Mereka berjalan menelusuri hutan belukar di gelap malam, bermodal senter kecil, 40 orang, tambah Piploy juga Pansa tembus, sampai di bangunan tua.
Pansa nggak bohong, dia menelan saliva dan mulai merasakan bahwa jantungnya berdebar kencang. "Lo jamin dia nggak kenal gue?" Pertanyaan ini jelas terlintas di kepala Pansa, semisal manusia gila penculik Namtan kenal dia, Namtan akan lebih dalam bahaya.
"Harusnya nggak. Kalian keluarga nggak dekat, jadi jarang sekali ada publikasi yang bikin dia tau lo Adeknya."
Piploy cuma balas ringan, tapi jujur Pansa tersinggung, tapi tetap menyetujui, mereka bahkan akan menghadiri sesi foto hanya di acara-acara formal tertentu, jarang banget kalo dipikir-pikir berswa foto bareng. Entah, memang mungkin pada gengsian.
"Lo ambil barisan belakang, jangan terlalu dekat." kata Piploy. Orang itu lebih dulu masuk ke rumah kayu jadul, sendirian, sebenarnya Pansa bisa melihat dari sini karena pintu utama nggak di tutup. Ada lumayan banyak orang di dalam sana. Pansa memegang dada, jantungnya berdebar semakin kencang. Dia bingung, nggak mungkin Pansa takut, atau mungkin Pansa takut dengan fakta akan keadaan Namtan. Entah mengecewakan hatinya, menakutinya, atau bahkan menghancurkannya.
Pansa mendadak nggak siap menerima fakta kalo Namtan ada di dalam sana, apalagi Piploy datang keluar lagi, memerintah untuk masuk sembari mengangguk pada Pansa, mengode tipis yang Pansa tau artinya.
Namtan Tipnaree ada di dalam?
"Kalian beramai-ramai ini, ada rencana menyerang desa Ranotalesab?"
Pansa hilang kendali pada jantungnya. Debarannya kencang, apalagi melihat satu sosok yang berbicara, tangan kanannya, di bogem itu banyak bekas darah seperti habis memukuli seseorang dengan membabi buta. Kaki Pansa bergetar, nyaris tumbang, dia nggak kuat untuk berpikir lebih jauh tentang apa yang diperbuat orang-orang ini pada Kakaknya.
"Kita datang untuk pergerakkan lanjutan Megapolitan. Gue ke sini berniat meminta anggota tambahan di aksi nanti." Piploy dehem, dia juga gugup ternyata. "Tangan lo, kenapa?" Piploy dan pertanyaannya nggak akan bikin manusia yang bogemnya dipenuhi bercak curiga. Memang harus ditanya, tangan orang itu terlihat mengerikan.
"Oh, ini?"
Suara tengil itu, Pansa bersumpah ingin menghantam kepalanya.
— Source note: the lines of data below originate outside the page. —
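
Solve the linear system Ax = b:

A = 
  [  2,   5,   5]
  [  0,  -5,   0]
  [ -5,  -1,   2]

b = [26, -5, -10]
Row reduce the augmented matrix [A|b]:
R3 → R3 + (5/2)·R1
R3 → R3 + (23/10)·R2
REF = 
  [   2,    5,    5,   26]
  [   0,   -5,    0,   -5]
  [   0,    0, 29/2, 87/2]

Back-substitution:
x₃ = (87/2) / (29/2) = 3
x₂ = (-5 - (0)(3)) / (-5) = 1
x₁ = (26 - (5)(1) - (5)(3)) / 2 = 3

x = [3, 1, 3]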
Entah siapa dia, kenapa bisa mendendam separah ini pada Namtan Tipnaree. Suaranya mengalahkan tengil suara Pansa Vosbein saat sedang sarkas. Dia bahkan masih bisa tersenyum santai, ada lesung pipinya yang khas menambah bara dalam dada untuk menyala-nyala. Pansa kali ini nggak akan berpikir dua kali, seseorang harus merasakan apa yang Namtan rasakan.
"Gue punya sandera yang sedang menderita."
Namtan Tipnaree. Mungkin. Pansa menarik napas. Menahan keinginan gila pada bogem dan emosi dalam dada hingga kepala. Jangan dulu, katanya, mewanti serius karena biar bagaimanapun, Namtan belum terlihat di pandangan matanya. Apalagi ada 4 orang berbadan nggak kecil di samping si tengil psiko itu.
"Siapa?" Piploy maju, berjalan pelan, "Lo jangan cari masalah, kita sedang fokus gerakan."
"Dengan nggak adanya dia, malah nggak akan mengganggu fokus gerakan Megapolitan. Bukannya lo bilang dia yang jadi penghalang sukses gerakan kita?" Dia meneleng kepala, kode terarah pada salah satu orang berbadan besar seperti raksasa. Layaknya ngerti, si kekar itu berjalan, berjalan ke arah salah satu ruangan, bagi Pansa itu terlihat seperti kamar. Di sana gelap. Tapi ketika terdengar suara rintih kesakitan, Pansa meremas dadanya.